Regulação Cripto: Lei 14.478, PLD e Fraude Penal

Em resumo
  • A transformação digital do sistema financeiro global impôs ao ordenamento jurídico brasileiro a necessidade premente de adaptação.
  • A Lei 14.478/2022 introduziu no ordenamento pátrio a definição legal de ativo virtual.
  • Um dos aspectos mais relevantes da nova regulação é a inclusão expressa das prestadoras de serviços de ativos virtuais no rol de pessoas obrigadas previsto no artigo 9º da Lei nº 9.613/1998.
  • No âmbito do Direito Penal, a grande inovação trazida pelo Marco Legal foi a inserção do artigo 171-A no Código Penal.

A Nova Era da Regulação dos Ativos Virtuais e o Impacto no Direito Penal Econômico

O cenário anterior à lei era marcado por uma insegurança jurídica que dificultava a atuação tanto de investidores quanto de operadores do Direito.

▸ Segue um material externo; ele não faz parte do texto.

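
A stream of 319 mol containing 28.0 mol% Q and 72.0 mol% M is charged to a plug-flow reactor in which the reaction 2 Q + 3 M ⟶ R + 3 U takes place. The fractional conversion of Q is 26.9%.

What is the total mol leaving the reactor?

307 mol

Q reacted = 0.269 × 89.32 = 24.03 mol; ν_Q = −2, so ξ = 24.03/2 = 12.01 mol.
Outlet amounts (n = n₀ + ν ξ):
  Q: 89.32 − 2(12.01) = 65.29
  M: 229.7 − 3(12.01) = 193.6
  R: 0 + 1(12.01) = 12.01
  U: 0 + 3(12.01) = 36.04
Total out = 65.29 + 193.6 + 12.01 + 36.04 = 307 mol.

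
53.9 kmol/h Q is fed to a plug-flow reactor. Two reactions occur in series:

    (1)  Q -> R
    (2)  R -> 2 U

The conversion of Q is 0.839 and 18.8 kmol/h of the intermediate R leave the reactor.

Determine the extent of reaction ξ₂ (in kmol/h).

ξ₂ = 26.4 kmol/h

Conversion of Q: Q consumed = 1ξ₁ = 0.839 × 53.9 → ξ₁ = 45.22 kmol/h.
R balance: n_R = 0 + 1ξ₁ − 1ξ₂ = 18.8 → ξ₂ = (1·45.22 − 18.8)/1 = 26.42 kmol/h.
Outlet amounts (n = n₀ + Σ ν·ξ):
  Q: 53.9 − 1(45.22) = 8.678
  R: 0 + 1(45.22) − 1(26.42) = 18.8
  U: 0 + 2(26.42) = 52.84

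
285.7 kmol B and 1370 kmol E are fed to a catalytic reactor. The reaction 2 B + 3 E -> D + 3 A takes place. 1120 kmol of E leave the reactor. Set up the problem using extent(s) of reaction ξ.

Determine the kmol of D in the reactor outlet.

83.3 kmol

For E: n = n₀ − 3ξ → 1120 = 1370 − 3ξ, giving ξ = 83.33 kmol.
Outlet amounts (n = n₀ + ν ξ):
  B: 285.7 − 2(83.33) = 119
  E: 1370 − 3(83.33) = 1120
  D: 0 + 1(83.33) = 83.33
  A: 0 + 3(83.33) = 250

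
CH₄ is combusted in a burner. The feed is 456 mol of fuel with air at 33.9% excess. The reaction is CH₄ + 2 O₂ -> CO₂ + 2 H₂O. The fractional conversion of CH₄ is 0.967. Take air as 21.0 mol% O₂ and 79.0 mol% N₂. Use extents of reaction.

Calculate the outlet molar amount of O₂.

339 mol

Stoichiometric O₂ = 2 × 456 = 912 mol; O₂ fed = 912 × 1.339 = 1221 mol.
N₂ fed = 1221 × 79/21 = 4594 mol.
Fuel reacted = 0.967 × 456 → ξ = 441 mol.
Outlet (n = n₀ + ν ξ):
  CH₄: 456 − 1(441) = 15.05
  O₂: 1221 − 2(441) = 339.3
  N₂: 4594 (inert)
  CO₂: 0 + 1(441) = 441
  H₂O: 0 + 2(441) = 881.9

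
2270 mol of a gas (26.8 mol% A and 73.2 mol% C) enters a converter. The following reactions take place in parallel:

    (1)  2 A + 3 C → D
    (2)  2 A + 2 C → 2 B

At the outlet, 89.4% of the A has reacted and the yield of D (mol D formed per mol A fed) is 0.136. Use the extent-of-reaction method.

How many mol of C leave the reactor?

Yield of D: 1ξ₁ / 608.4 = 0.136 → ξ₁ = 82.74 mol.
Conversion of A: 2ξ₁ + 2ξ₂ = 0.894 × 608.4 = 543.9 → ξ₂ = 189.2 mol.
Outlet amounts (n = n₀ + Σ ν·ξ):
  A: 608.4 − 2(82.74) − 2(189.2) = 64.49
  C: 1662 − 3(82.74) − 2(189.2) = 1035
  D: 0 + 1(82.74) = 82.74
  B: 0 + 2(189.2) = 378.4

1040 mol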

A ausência de tipos penais específicos e a falta de clareza sobre a competência regulatória criavam zonas cinzentas propícias para a prática de ilícitos financeiros. Com a nova normativa, o legislador buscou equilibrar a inovação tecnológica com a proteção da poupança popular e a integridade do Sistema Financeiro Nacional. A advocacia moderna deve agora voltar seus olhos para a intersecção entre o direito empresarial, o direito penal econômico e as normas administrativas emanadas pelo Banco Central e pela Comissão de Valores Mobiliários (CVM).

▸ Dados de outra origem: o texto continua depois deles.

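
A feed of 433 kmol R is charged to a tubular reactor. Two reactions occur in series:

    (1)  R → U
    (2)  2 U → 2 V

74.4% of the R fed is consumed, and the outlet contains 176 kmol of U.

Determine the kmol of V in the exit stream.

Conversion of R: R consumed = 1ξ₁ = 0.744 × 433 → ξ₁ = 322.2 kmol.
U balance: n_U = 0 + 1ξ₁ − 2ξ₂ = 176 → ξ₂ = (1·322.2 − 176)/2 = 73.08 kmol.
Outlet amounts (n = n₀ + Σ ν·ξ):
  R: 433 − 1(322.2) = 110.8
  U: 0 + 1(322.2) − 2(73.08) = 176
  V: 0 + 2(73.08) = 146.2

146 kmol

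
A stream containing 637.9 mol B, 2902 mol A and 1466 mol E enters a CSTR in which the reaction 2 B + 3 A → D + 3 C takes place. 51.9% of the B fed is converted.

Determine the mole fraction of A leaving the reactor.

0.497

B reacted = 0.519 × 637.9 = 331.1 mol; ν_B = −2, so ξ = 331.1/2 = 165.5 mol.
Outlet amounts (n = n₀ + ν ξ):
  B: 637.9 − 2(165.5) = 306.8
  A: 2902 − 3(165.5) = 2405
  D: 0 + 1(165.5) = 165.5
  C: 0 + 3(165.5) = 496.6
  E: 1466 (inert)
Total out = 4840 mol; y_A = 2405 / 4840 = 0.4969.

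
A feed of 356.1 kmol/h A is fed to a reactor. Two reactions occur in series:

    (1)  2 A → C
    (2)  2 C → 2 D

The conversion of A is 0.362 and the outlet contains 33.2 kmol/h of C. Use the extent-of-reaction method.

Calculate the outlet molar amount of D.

Conversion of A: A consumed = 2ξ₁ = 0.362 × 356.1 → ξ₁ = 64.45 kmol/h.
C balance: n_C = 0 + 1ξ₁ − 2ξ₂ = 33.2 → ξ₂ = (1·64.45 − 33.2)/2 = 15.63 kmol/h.
Outlet amounts (n = n₀ + Σ ν·ξ):
  A: 356.1 − 2(64.45) = 227.2
  C: 0 + 1(64.45) − 2(15.63) = 33.2
  D: 0 + 2(15.63) = 31.25

31.3 kmol/h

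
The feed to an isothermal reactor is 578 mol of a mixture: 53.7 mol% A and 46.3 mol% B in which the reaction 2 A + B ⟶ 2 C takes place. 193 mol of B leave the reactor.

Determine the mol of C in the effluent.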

O Conceito Jurídico de Ativo Virtual e as Prestadoras de Serviços

No centro dessa nova estrutura regulatória figuram as prestadoras de serviços de ativos virtuais, internacionalmente conhecidas como VASPs (Virtual Asset Service Providers). A lei define essas entidades como pessoas jurídicas que executam, em nome de terceiros, serviços como troca entre ativos virtuais e moeda soberana, troca entre um ou mais ativos virtuais, transferência de ativos, e custódia ou administração desses bens digitais. A caracterização jurídica correta de uma empresa como prestadora de serviços de ativos virtuais é o primeiro passo para qualquer análise de compliance ou defesa criminal.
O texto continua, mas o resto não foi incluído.